A word of explanation may be in order here to explain the screen shot. My Epson printer is connected to a Windows box and I wanted to connect via the network. Therefore, I chose Windows Printer via SAMBA. Yours may be different. Whatever you choose will determine which page you get next. For example, if your printer is connected directly to your computer, you may not get the next page I’m about to show you. You will probably go straight to the Make/Manufacturers page. Anyway, staying with the original track, as it is a network printer, CUPS needs a path in order to send the print files. So the next page you get is called Device URI for any (Uniform Resource Identifier).


You can see from the above screen shot, it is the standard Windows network path, (except as it’s Linux it uses forward slashes) prefixed by smb://. The example I have given is;


Clearly, you would use your own workgroup name, computer name and printer name in the path.

Once (if necessary) this has been done, click Continue and you will get the Make/Manufacturer for any page.


This is where you select your computer manufacturer and then click Continue. Now you will see a pop up box that asks for your password. Without that, you cannot continue beyond this point.

YES! It’s time to celebrate. At last, you’ve reached the page that gives you the drivers. Scroll down until you find the Epson Stylus Photo R200 (I promise you it’s there) and highlight it; click Continue.

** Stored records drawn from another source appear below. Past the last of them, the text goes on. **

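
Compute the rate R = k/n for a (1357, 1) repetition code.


Rate = k/n = 1/1357

1/1357


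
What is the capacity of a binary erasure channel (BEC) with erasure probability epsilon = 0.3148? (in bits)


C = 1 - epsilon = 1 - 0.3148 = 0.6852

0.6852 bits


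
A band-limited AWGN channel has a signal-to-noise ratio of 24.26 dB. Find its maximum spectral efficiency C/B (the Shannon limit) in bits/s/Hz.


SNR_linear = 10^(24.26/10) = 266.6859; C/B = log2(1 + SNR_linear) = log2(1 + 266.6859) = 8.0644

8.0644 bits/s/Hz


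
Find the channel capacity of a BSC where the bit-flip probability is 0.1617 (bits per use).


H(p) = -p*log2(p) - (1-p)*log2(1-p) = -0.1617*log2(0.1617) - 0.8383*log2(0.8383) = 0.425046 + 0.213315 = 0.6384. C = 1 - H(p) = 1 - 0.6384 = 0.3616

0.3616 bits


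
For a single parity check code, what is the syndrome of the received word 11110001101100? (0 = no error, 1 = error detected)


Syndrome = XOR of all bits = 1 XOR 1 XOR 1 XOR 1 XOR 0 XOR 0 XOR 0 XOR 1 XOR 1 XOR 0 XOR 1 XOR 1 XOR 0 XOR 0 = 0

0


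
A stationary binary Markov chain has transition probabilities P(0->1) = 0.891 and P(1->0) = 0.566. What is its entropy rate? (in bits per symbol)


Stationary distribution: pi_0 = p10/(p01+p10) = 0.3885, pi_1 = 0.6115. Entropy rate H' = pi_0*H(p01) + pi_1*H(p10) = 0.3885*0.4969 + 0.6115*0.9874 = 0.7968

0.7968 bits/symbol


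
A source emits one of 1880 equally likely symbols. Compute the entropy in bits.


H = log2(n) = log2(1880) = 10.8765

10.8765 bits


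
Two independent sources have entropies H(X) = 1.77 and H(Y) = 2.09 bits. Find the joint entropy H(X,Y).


For independent variables, H(X,Y) = H(X) + H(Y) = 1.77 + 2.09 = 3.86

3.86 bits


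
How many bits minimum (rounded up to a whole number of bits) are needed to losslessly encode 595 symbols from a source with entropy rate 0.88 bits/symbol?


Minimum bits >= n * H = 595 * 0.88 = 523.6, rounded up to a whole number of bits = 524

524 bits


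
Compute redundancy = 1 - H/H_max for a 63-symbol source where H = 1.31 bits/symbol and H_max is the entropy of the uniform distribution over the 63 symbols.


H_max = log2(K) = log2(63) = 5.9773 bits/symbol. Redundancy = 1 - H/H_max = 1 - 1.31/5.9773 = 1 - 0.2192 = 0.7808

0.7808


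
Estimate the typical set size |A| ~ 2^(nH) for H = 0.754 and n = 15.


log2|A_typical| = nH = 15 * 0.754 = 11.31, so |A_typical| ~ 2^11.31 = 2.539e+03

2.539e+03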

Success! Here’s the page that says its all installed and you should be able to use your printer. It’s also where you can make minor adjustments to things such as border sizes, paper sizes or type and so on. At this point, if you click on the Printers tab, you can use a button to Print Test Page and make sure all is well. Alternatively, see the paragraph below.

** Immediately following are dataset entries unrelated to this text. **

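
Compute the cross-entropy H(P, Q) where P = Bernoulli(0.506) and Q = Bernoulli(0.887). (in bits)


H(P,Q) = -p*log2(q) - (1-p)*log2(1-q). -0.506*log2(0.887) = 0.087535; -0.494*log2(0.113) = 1.553929. H(P,Q) = 0.087535 + 1.553929 = 1.6415

1.6415 bits


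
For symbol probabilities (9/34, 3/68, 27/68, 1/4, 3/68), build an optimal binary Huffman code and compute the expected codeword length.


Huffman construction (repeatedly merge the two least-probable nodes; each merge adds 1 bit to every symbol beneath it): 3/68 + 3/68 = 3/34; 3/34 + 1/4 = 23/68; 9/34 + 23/68 = 41/68; 27/68 + 41/68 = 1. Resulting codeword lengths (in the order the probabilities were given): (2, 4, 1, 3, 4). L_avg = sum(p_i * l_i) = 9/34*2 + 3/68*4 + 27/68*1 + 1/4*3 + 3/68*4 = 69/34 = 2.0294

2.0294 bits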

You can also go to to K, System Settings and click on Printers. You will find your new printer listed and if you right click it, you can select from the drop down menu; Test Printer. This will send a test page to your printer and confirm your printer is working properly.

The Solution – Part 3

Debian, being more of a “purist” distro, does not natively support printing to Windows based printers. Therefore, you need to make some modifications to the system to enable Debian to talk to Windows!

Carry out the following FIRST and then go back to Part 2, to complete the printer configuration.

The first thing to do is open the Synaptic Package Manager. (Click on Desktop >> Administration >> Synaptic Package Manager) Once opened, (you will need your root password) scroll through the entries and install the following:




Add; cupsys-driver-gimpprint


And finally; smbclient


Synaptic works very similar to Adept (described in Part1). To install the components, Right click the required package and Left click, Mark for installation. When you have selected each package, click on Apply at the top of the page and let Synaptic work its magic.

The above installation, will provide the option in CUPS to connect to a Windows printer. Please return now to Part 2 to complete your printer installation.


I’ve added this section, as recently it was necessary for me to change my Windows computer to one based on XP Professional. This actually proved to be a stumbling block, as my formally trouble free Samsung Laser printer, consistently failed to communicate via samba.

The error message I was getting was: Unable to connect to CIFS host

This suggested my Debian computer wasn’t “talking” to Windows and so an investigation ensued.

There is a nice little command:

#> smbclient -L [IP address]

(where [IP address] will be the IP address of your Windows computer).

This lists any devices samba finds to communicate with – see screen-shot:


The important thing here is, under Comment, you should find the device you’re looking for and under Sharename, you can see what Windows has called it.

In my case, I was trying to connect to Samsung when in fact, Windows had decided to call it ML4500

Simply changing that one parameter in the Windows network path in CUPS, solved the problem.